Le niveau de l’épargne personnelle dans l’économie est déjà élevé, même si elle n’est pas distribuée de façon équitable. L’excès d’épargne a par ailleurs provoqué un excès de demande. Les déséquilibres à court terme qui en résultent devraient s’atténuer si de nouvelles mesures de relance ne sont pas mises en place encore et encore. La solution à long terme consiste plutôt à construire une balançoire plus grande. En cherchant davantage à pousser cette épargne vers des investissements dans les infrastructures plutôt que vers la consommation, il sera possible d’apaiser la pression à court terme et de contribuer à augmenter la taille de l’économie, ce qui permettra de renforcer la demande totale avec un risque d’inflation moins prononcé.

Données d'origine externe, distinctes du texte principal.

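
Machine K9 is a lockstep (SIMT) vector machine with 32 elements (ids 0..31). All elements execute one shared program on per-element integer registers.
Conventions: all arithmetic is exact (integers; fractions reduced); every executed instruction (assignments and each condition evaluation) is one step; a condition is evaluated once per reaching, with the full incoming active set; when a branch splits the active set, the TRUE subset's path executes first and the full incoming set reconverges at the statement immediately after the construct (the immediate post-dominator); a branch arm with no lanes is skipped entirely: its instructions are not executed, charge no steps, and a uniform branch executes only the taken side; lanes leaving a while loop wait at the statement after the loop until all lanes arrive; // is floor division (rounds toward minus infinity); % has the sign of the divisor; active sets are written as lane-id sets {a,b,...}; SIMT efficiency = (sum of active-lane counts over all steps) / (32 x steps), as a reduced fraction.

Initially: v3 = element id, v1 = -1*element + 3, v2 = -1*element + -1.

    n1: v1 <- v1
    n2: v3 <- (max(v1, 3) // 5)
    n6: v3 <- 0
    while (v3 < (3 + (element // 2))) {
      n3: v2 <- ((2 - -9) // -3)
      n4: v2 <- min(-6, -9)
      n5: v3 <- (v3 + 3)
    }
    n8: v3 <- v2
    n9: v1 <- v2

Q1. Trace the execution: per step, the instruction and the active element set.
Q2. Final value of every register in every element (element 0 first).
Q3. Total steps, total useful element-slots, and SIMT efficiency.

step 0: v1 <- v1                     {0,1,2,3,4,5,6,7,8,9,10,11,12,13,14,15,16,17,18,19,20,21,22,23,24,25,26,27,28,29,30,31}
step 1: v3 <- (max(v1, 3) // 5)      {0,1,2,3,4,5,6,7,8,9,10,11,12,13,14,15,16,17,18,19,20,21,22,23,24,25,26,27,28,29,30,31}
step 2: v3 <- 0                      {0,1,2,3,4,5,6,7,8,9,10,11,12,13,14,15,16,17,18,19,20,21,22,23,24,25,26,27,28,29,30,31}
step 3: eval (v3 < (3 + (element // 2))) {0,1,2,3,4,5,6,7,8,9,10,11,12,13,14,15,16,17,18,19,20,21,22,23,24,25,26,27,28,29,30,31}
step 4: v2 <- ((2 - -9) // -3)       {0,1,2,3,4,5,6,7,8,9,10,11,12,13,14,15,16,17,18,19,20,21,22,23,24,25,26,27,28,29,30,31}
step 5: v2 <- min(-6, -9)            {0,1,2,3,4,5,6,7,8,9,10,11,12,13,14,15,16,17,18,19,20,21,22,23,24,25,26,27,28,29,30,31}
step 6: v3 <- (v3 + 3)               {0,1,2,3,4,5,6,7,8,9,10,11,12,13,14,15,16,17,18,19,20,21,22,23,24,25,26,27,28,29,30,31}
step 7: eval (v3 < (3 + (element // 2))) {0,1,2,3,4,5,6,7,8,9,10,11,12,13,14,15,16,17,18,19,20,21,22,23,24,25,26,27,28,29,30,31}
step 8: v2 <- ((2 - -9) // -3)       {2,3,4,5,6,7,8,9,10,11,12,13,14,15,16,17,18,19,20,21,22,23,24,25,26,27,28,29,30,31}
step 9: v2 <- min(-6, -9)            {2,3,4,5,6,7,8,9,10,11,12,13,14,15,16,17,18,19,20,21,22,23,24,25,26,27,28,29,30,31}
step 10: v3 <- (v3 + 3)               {2,3,4,5,6,7,8,9,10,11,12,13,14,15,16,17,18,19,20,21,22,23,24,25,26,27,28,29,30,31}
step 11: eval (v3 < (3 + (element // 2))) {2,3,4,5,6,7,8,9,10,11,12,13,14,15,16,17,18,19,20,21,22,23,24,25,26,27,28,29,30,31}
step 12: v2 <- ((2 - -9) // -3)       {8,9,10,11,12,13,14,15,16,17,18,19,20,21,22,23,24,25,26,27,28,29,30,31}
step 13: v2 <- min(-6, -9)            {8,9,10,11,12,13,14,15,16,17,18,19,20,21,22,23,24,25,26,27,28,29,30,31}
step 14: v3 <- (v3 + 3)               {8,9,10,11,12,13,14,15,16,17,18,19,20,21,22,23,24,25,26,27,28,29,30,31}
step 15: eval (v3 < (3 + (element // 2))) {8,9,10,11,12,13,14,15,16,17,18,19,20,21,22,23,24,25,26,27,28,29,30,31}
step 16: v2 <- ((2 - -9) // -3)       {14,15,16,17,18,19,20,21,22,23,24,25,26,27,28,29,30,31}
step 17: v2 <- min(-6, -9)            {14,15,16,17,18,19,20,21,22,23,24,25,26,27,28,29,30,31}
step 18: v3 <- (v3 + 3)               {14,15,16,17,18,19,20,21,22,23,24,25,26,27,28,29,30,31}
step 19: eval (v3 < (3 + (element // 2))) {14,15,16,17,18,19,20,21,22,23,24,25,26,27,28,29,30,31}
step 20: v2 <- ((2 - -9) // -3)       {20,21,22,23,24,25,26,27,28,29,30,31}
step 21: v2 <- min(-6, -9)            {20,21,22,23,24,25,26,27,28,29,30,31}
step 22: v3 <- (v3 + 3)               {20,21,22,23,24,25,26,27,28,29,30,31}
step 23: eval (v3 < (3 + (element // 2))) {20,21,22,23,24,25,26,27,28,29,30,31}
step 24: v2 <- ((2 - -9) // -3)       {26,27,28,29,30,31}
step 25: v2 <- min(-6, -9)            {26,27,28,29,30,31}
step 26: v3 <- (v3 + 3)               {26,27,28,29,30,31}
step 27: eval (v3 < (3 + (element // 2))) {26,27,28,29,30,31}
step 28: v3 <- v2                     {0,1,2,3,4,5,6,7,8,9,10,11,12,13,14,15,16,17,18,19,20,21,22,23,24,25,26,27,28,29,30,31}
step 29: v1 <- v2                     {0,1,2,3,4,5,6,7,8,9,10,11,12,13,14,15,16,17,18,19,20,21,22,23,24,25,26,27,28,29,30,31}

Answer: 30 steps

v3: -9,-9,-9,-9,-9,-9,-9,-9,-9,-9,-9,-9,-9,-9,-9,-9,-9,-9,-9,-9,-9,-9,-9,-9,-9,-9,-9,-9,-9,-9,-9,-9
v1: -9,-9,-9,-9,-9,-9,-9,-9,-9,-9,-9,-9,-9,-9,-9,-9,-9,-9,-9,-9,-9,-9,-9,-9,-9,-9,-9,-9,-9,-9,-9,-9
v2: -9,-9,-9,-9,-9,-9,-9,-9,-9,-9,-9,-9,-9,-9,-9,-9,-9,-9,-9,-9,-9,-9,-9,-9,-9,-9,-9,-9,-9,-9,-9,-9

steps = 30; useful = 680; efficiency = 680/960 = 17/24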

Prendre des décisions difficiles
Avec la balançoire, c’est moi l’amortisseur : en retenant temporairement le siège ou en poussant, je peux maintenir l’équilibre. En économie, la politique monétaire est l’un des principaux amortisseurs. En cas de stimulation excessive, la Réserve fédérale américaine sera contrainte d’augmenter les taux d’intérêt pour compenser une relance trop marquée. Il est fondamental de trouver le bon équilibre entre les aides à court terme et les dépenses d’infrastructure à long terme. Nombreux sont ceux qui s’inquiètent du montant total des dépenses, mais l’équilibre des dépenses est plus important. Les dépenses d’infrastructures à long terme doivent se substituer à une relance à court terme, et non pas la compléter.
Quant à moi, je résoudrai le problème d’équilibre de ma balançoire en construisant un cadre plus grand ou en répondant « non » à mes petits-enfants s’ils veulent aller plus haut, une décision impopulaire s’il en est ! Pour l’économie, une balançoire plus grande offre également des choix intéressants. Mais la gouvernance passe par des décisions difficiles que nous sommes contraints de prendre.